Oddly, due to weather and a host of personal issues, Days hadn’t yet played Muirfield Village this year until Wednesday’s outing. Maybe that will be a benefit. He won’t be stale.

And, to borrow a phrase from the investment world, past performance is not indicative of future prospects. Day in previous years had struggled in the Players and the Arnold Palmer Invitational, but he won both last year in wire-to-wire fashion.

“I think at the start it was more of an attitude that I took into that week,” Day said. “It helps that I was driving it straight, long with that 2-iron and putting the dot off it, too. That's what I'm hoping this week. I'm not going to say the attitude gets you over the line, because it won't. It will probably get you 25 percent of the way there and then you have to go and execute.”

And being ready to execute. Day hasn’t been focused on golf for much of the year due to several personal issues. The most troubling was his mother’s cancer diagnosis, for which she underwent surgery. Day was so distraught that he withdrew from the WGC-Dell Match Play in the midst of his first round. He couldn’t focus on golf. Without focus, top level golf is impossible.

But he appeared to turn the corner at the AT&T Byron Nelson. And just this week he hired a new personal trainer. He is ready to rededicate himself to his golf, just in time for the year’s second major, the U.S. Open.

“I think a couple of weeks ago, I think it was at the Players when I was in the rebuild stage of trying to get back to No. 1. And obviously, as you reach a certain stage, getting back to the top, it just slowly, gradually gets harder and harder and harder,” Day said “And it's not so much the tournaments or the people that you play against, it's the amount of workload that you put into it, how much the desire is there to reach the top again, how much you really want to put into it.

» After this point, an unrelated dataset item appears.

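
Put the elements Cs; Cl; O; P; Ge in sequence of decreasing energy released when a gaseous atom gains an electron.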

“And just saying earlier that it was tough for me at the start of the year to really focus on trying to get back to No. 1. I didn't want to be on the golf course because I wanted to focus [on other things]. And now since everything's balanced again, I do think everything is starting to turn. But it's more about the mental switch that's gone off that now I can really focus on my golf again and try to get back to the top. And I've been kind of busting my butt to try to get back there.”